Mathieu Roy et l'équipe canadienne de softball sont à deux victoires de l'or après avoir vaincu le Japon vendredi au Championnat du monde, à Whitehorse.

La ruée vers l'or de Mathieu Roy

Mathieu Roy est au Yukon et a la ferme intention de rapporter de l'or. Mais il n'est pas prospecteur minier. Le plus profond qu'il creuse, c'est la hauteur de ses crampons dans la terre du terrain de balle de Whitehorse, où l'athlète de Saint-Gervais de Bellechasse dispute le Championnat du monde de softball jusqu'à dimanche.
Roy et l'équipe canadienne ont été les seuls invaincus en ronde préliminaire de sept matchs. Vendredi soir, c'était place aux choses sérieuses avec un premier affrontement éliminatoire. Cette victoire de 2-0 contre le Japon ne place plus les Canadiens qu'à deux victoires de l'or.
Dans cette rencontre, Roy s'est signalé en défensive. En septième et dernière manche régulière, avec deux Japonais sur les sentiers, il a capté un ballon au champ droit avant de harponner un coureur trop lent à retraiter au deuxième coussin. Jeu-clé dans un match à bas pointage.
Champions en titre de 2015 et favoris sur papier, Roy et sa bande n'évoluent quand même pas en terrain conquis d'avance, assure le seul Québécois de l'alignement unifolié.
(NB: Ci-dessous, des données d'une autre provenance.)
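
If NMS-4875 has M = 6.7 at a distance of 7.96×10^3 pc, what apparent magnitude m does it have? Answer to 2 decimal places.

21.20

m = M + 5 log₁₀(d/10 pc) = 6.7 + 5 log₁₀(7.96×10^3/10)
  = 6.7 + 5 × 2.901 = 6.7 + 14.50 = 21.20.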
Les matchs contre l'Australie (fiche de 5-2 en ronde de groupe) et les États-Unis (5-2), remportés 9-4 et 7-1, se sont avérés plus serrés que ne l'indiquent les résultats.
Outre les Canadiens, Néo-Zélandais (6-1), six fois champions et toujours sur le podium depuis 1984, Australiens, Américains, Vénézuéliens (6-1) et Japonais (6-1) aspirent aussi aux grands honneurs.
Puis il y a les pays de milieu de peloton, comme la République dominicaine (3-4), l'Afrique du Sud (2-5), le Botswana (3-4) ou le Danemark (3-4). Et derrière, des pays émergents comme Honk Kong (1-6) et l'Inde (0-7), qui veulent apprendre tout en offrant une opposition minimale. 
Et il y a la Turquie. L'adversaire a inscrit 184 points en huit matchs aux dépens des Turcs, qui n'ont jamais pu franchir la troisième manche à cause d'écarts de points trop importants. Les Turcs ont entre autres encaissé 21 points dans la même manche dans un revers de 35-0 face aux Vénézuéliens.
L'attaque turque a produit un grand total d'un point sur quatre coups sûrs, dont deux dans leur défaite de 24-1 contre la Grande-Bretagne. Leurs frappeurs ont été retirés 50 fois sur des prises en 64 apparitions officielles. Oguz Ates revendique quand même deux coups sûrs et le point produit.
«Pour être franc, je ne pense pas que la Turquie avait d'affaires là, admet Roy. C'est bien de voir plus de pays qui veulent jouer sur la scène internationale, mais ça prendrait un minimum de sélection pour accéder au tournoi», ce qui n'a pas été le cas cette année pour les 16 formations admises.
Plusieurs miles à l'heure en plus
Quant à ses propres performances offensives des derniers jours, le voltigeur se dit ambivalent. En action dans six des huit rencontres jusqu'ici, cinq comme titulaire, le premier ou deuxième frappeur a obtenu ses deux meilleures sorties contre des équipes moins fortes, Hong Kong et l'Inde, que le Canada a écrasés 14-1 et 11-0. 
Toute la semaine de ce Mondial par pays de la World Baseball Softball Confederation (WBSC), Roy côtoie plusieurs coéquipiers de son équipe professionnelle des Gremlins de l'État de New York. Comme son coéquipier canadien Bryan Abrey ou le lanceur australien de 6' 7'' Andrew Kirkpatrick, aussi des Gremlins. Leur saison écourtée commence la semaine prochaine et culminera par le Championnat du monde des clubs de l'International Senior Softball Association (ISSA).
«Disons qu'il y a une bonne différence entre ici et la ligue de Bellechasse! Les lancers sont de 5, 10 ou même 15 milles à l'heure plus vite», constate celui qui, même s'il habite Québec, s'aligne pour la formation de son village dans l'un des circuits les plus relevés dans la province, avec des clubs à Honfleur, Sainte-Claire, Saint-Damien, Lévis et Donnacona.
Passionné de softball, ou balle rapide, Roy gagne sa vie comme instructeur au sein du programme baseball-études régional des Canonniers de Québec et enseigne les techniques spécifiques au softball à la boutique Baseball 360. Il est aussi entraîneur personnel aux gyms Le Chalet, à Québec, et BoGym, à Saint-Gervais.